The newly minted Bigelow Hotel was said to be “a fit home for presidents, kings, and emperors.” It opened its doors on June 3rd 1927 boasting 350 rooms each with its own private bathroom, a concept that was still gaining traction with the rest of the industry. Our beautiful hotel even took on the national lime light when the convention of the Western Democrats held their national convention there. (A night that resulted in a “Smith for President” campaign. Smith would later go on to be the democratic front runner for the 1928 election)
Tragically, it was only a few short years later that the Bigelow saw it’s first death.
While both the Reed and the Bigelow had tragic deaths shortly after opening, where the Reed’s was natural, this was murder.
It was the evening of March 9th, 1929. The Utah Canners Association had decided to host their annual convention at the Bigelow. It was the nicest hotel in all of Ogden and the only location that had enough room to house the entire association at the time. During this evening people were drinking, partying, and going from the main event downstairs to their rooms spread throughout the building. Dan Rowland, a man attending the convention, invited a few friends up to his room on the 12th floor to keep the party going.
Amongst the group was a man by the name of Edward Spelman. How he came to be introduced to the group, as he was a guest separate of the Canner’s Association, is unknown. Maybe he heard the party and decided to join in, maybe it was the alcohol that Rowland had smuggled away in his room, we may never know the how.

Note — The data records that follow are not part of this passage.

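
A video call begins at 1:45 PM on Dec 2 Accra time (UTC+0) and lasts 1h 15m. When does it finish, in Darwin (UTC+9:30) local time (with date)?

Accra is at UTC+0, so start is already 1:45 PM UTC on Dec 2.
Add 1 hour and 15 minutes duration → 3:00 PM UTC.
Darwin is UTC+9:30, so local end time = 3:00 PM + 9:30 = 12:30 AM on Dec 3.

12:30 AM on Dec 3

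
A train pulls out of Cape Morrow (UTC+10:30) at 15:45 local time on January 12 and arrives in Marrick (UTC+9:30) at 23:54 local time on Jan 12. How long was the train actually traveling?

Marrick is 1:00 behind Cape Morrow.
Clock-face elapsed time (ignoring zones) is 8 hours 9 minutes.
Actual elapsed = 8 hours 9 minutes + 1:00 = 9 hours 9 minutes.

9 hours 9 minutes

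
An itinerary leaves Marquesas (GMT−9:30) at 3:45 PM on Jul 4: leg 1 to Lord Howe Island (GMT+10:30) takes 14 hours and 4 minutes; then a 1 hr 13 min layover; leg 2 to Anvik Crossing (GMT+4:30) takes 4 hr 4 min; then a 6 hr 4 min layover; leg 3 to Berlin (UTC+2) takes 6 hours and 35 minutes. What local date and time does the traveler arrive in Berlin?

Convert departure to UTC: 3:45 PM + 9:30 = 1:15 AM UTC on Jul 5.
Add 14 hours 4 minutes leg 1 → 3:19 PM UTC.
Add 1 hour and 13 minutes layover in Lord Howe Island → 4:32 PM UTC.
Add 4 hours and 4 minutes leg 2 → 8:36 PM UTC.
Add 6 hours and 4 minutes layover in Anvik Crossing → 2:40 AM UTC (Jul 6).
Add 6 hours and 35 minutes leg 3 → 9:15 AM UTC.
Berlin is UTC+2:00, so local arrival = 9:15 AM + 2:00 = 11:15 AM on Jul 6.

11:15 AM on July 6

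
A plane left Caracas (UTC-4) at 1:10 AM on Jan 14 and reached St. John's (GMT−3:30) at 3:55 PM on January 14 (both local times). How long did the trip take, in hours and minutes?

14 hours 15 minutes

St. John's is 0:30 ahead of Caracas.
Clock-face elapsed time (ignoring zones) is 14 hours 45 minutes.
Actual elapsed = 14 hours 45 minutes − 0:30 = 14 hours 15 minutes.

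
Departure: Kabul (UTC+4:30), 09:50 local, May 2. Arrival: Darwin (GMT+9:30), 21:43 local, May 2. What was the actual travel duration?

Departure in UTC: 09:50 − 4:30 = 05:20 on May 2.
Arrival in UTC: 21:43 − 9:30 = 12:13 on May 2.
Elapsed = 12:13 − 05:20 = 6 hours 53 minutes.

6 hours 53 minutes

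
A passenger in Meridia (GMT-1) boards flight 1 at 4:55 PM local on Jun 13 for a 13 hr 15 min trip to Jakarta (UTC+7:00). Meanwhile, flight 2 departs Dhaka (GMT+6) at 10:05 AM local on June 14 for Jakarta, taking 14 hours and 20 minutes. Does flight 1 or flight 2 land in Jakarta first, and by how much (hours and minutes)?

Flight 1 in UTC: 4:55 PM + 1:00 = 5:55 PM on Jun 13.
+13 hours and 15 minutes → arrive 7:10 AM UTC on Jun 14.
Flight 2 in UTC: 10:05 AM − 6:00 = 4:05 AM on Jun 14.
+14 hours and 20 minutes → arrive 6:25 PM UTC on Jun 14.
Flight 1 lands earlier by 11 hours 15 minutes.

the first, by 11 hours 15 minutes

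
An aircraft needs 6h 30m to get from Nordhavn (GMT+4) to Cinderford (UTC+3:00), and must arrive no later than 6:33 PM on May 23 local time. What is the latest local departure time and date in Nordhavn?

1:03 PM on May 23

Target arrival in UTC: 6:33 PM − 3:00 = 3:33 PM on May 23.
Subtract 6 hours 30 minutes → departure 9:03 AM UTC on May 23.
Nordhavn is UTC+4:00: 9:03 AM + 4:00 = 1:03 PM on May 23.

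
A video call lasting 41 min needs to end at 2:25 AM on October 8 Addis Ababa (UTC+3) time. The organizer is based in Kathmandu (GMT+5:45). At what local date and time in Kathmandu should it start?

4:29 AM on October 8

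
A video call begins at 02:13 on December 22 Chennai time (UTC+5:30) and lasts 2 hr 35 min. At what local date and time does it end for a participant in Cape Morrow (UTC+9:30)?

Convert start to UTC: 02:13 − 5:30 = 20:43 UTC on Dec 21.
Add 2 hours and 35 minutes duration → 23:18 UTC.
Cape Morrow is UTC+9:30, so local end time = 23:18 + 9:30 = 08:48 on Dec 22.

08:48 on December 22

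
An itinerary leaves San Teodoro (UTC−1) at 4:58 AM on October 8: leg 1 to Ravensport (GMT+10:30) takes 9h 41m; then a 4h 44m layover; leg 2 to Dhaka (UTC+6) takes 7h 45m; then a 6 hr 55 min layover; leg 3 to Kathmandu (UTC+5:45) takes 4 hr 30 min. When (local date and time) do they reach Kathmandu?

Convert departure to UTC: 4:58 AM + 1:00 = 5:58 AM UTC on Oct 8.
Add 9 hours and 41 minutes leg 1 → 3:39 PM UTC.
Add 4 hours and 44 minutes layover in Ravensport → 8:23 PM UTC.
Add 7 hours and 45 minutes leg 2 → 4:08 AM UTC (Oct 9).
Add 6 hours and 55 minutes layover in Dhaka → 11:03 AM UTC.
Add 4 hours and 30 minutes leg 3 → 3:33 PM UTC.
Kathmandu is UTC+5:45, so local arrival = 3:33 PM + 5:45 = 9:18 PM on Oct 9.

9:18 PM on October 9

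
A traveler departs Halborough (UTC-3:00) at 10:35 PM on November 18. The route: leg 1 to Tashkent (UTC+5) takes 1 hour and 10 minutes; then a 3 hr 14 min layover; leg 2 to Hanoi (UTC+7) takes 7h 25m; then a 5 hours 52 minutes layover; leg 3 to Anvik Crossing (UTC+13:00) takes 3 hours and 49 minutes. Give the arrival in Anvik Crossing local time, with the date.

12:05 PM on November 20

Convert departure to UTC: 10:35 PM + 3:00 = 1:35 AM UTC on Nov 19.
Add 1 hour and 10 minutes leg 1 → 2:45 AM UTC.
Add 3 hours 14 minutes layover in Tashkent → 5:59 AM UTC.
Add 7 hours and 25 minutes leg 2 → 1:24 PM UTC.
Add 5 hours and 52 minutes layover in Hanoi → 7:16 PM UTC.
Add 3 hours 49 minutes leg 3 → 11:05 PM UTC.
Anvik Crossing is UTC+13:00, so local arrival = 11:05 PM + 13:00 = 12:05 PM on Nov 20.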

What we do know is that prohibition was still in full swing in 1929 and would remain so until 1933. We know that while Rowland was a local, Spelman was not. Edward Spelman was a government engineer who had been employed to work on the Echo Dam out near Coalville. Spelman was a Colorado native who was staying at the Bigelow while he completed his work on the dam.
He joined in with Rowland and headed to his room for a little on the sly drinking in between rounds of dancing. Near to elven that Saturday, Rowland and his gang were headed back down to the main level to dance some more, when Mrs. Lawrence Russell, not accustomed to strong drink, became ill, or overly drunk depending on how you look at, and went into the bedroom to lay down, where she promptly passed out.
About 25 minutes later Rowlands and a Ms. Marcella Dinsdale returned to the rooms to retrieve Dinsdale’s wraps, which she had left behind. Here’s where things get dicey.
Several papers reported this story and while things were mostly the same, their wording on this part did differ some. A few papers stated that Spelman was caught by Rowland and Dinsdale “attacking” Mrs. Russell. Another paper stated that he was in a compromising position with the unconscious woman, and other papers stated that he was in this position and Mrs. Russell’s clothing was in disarray.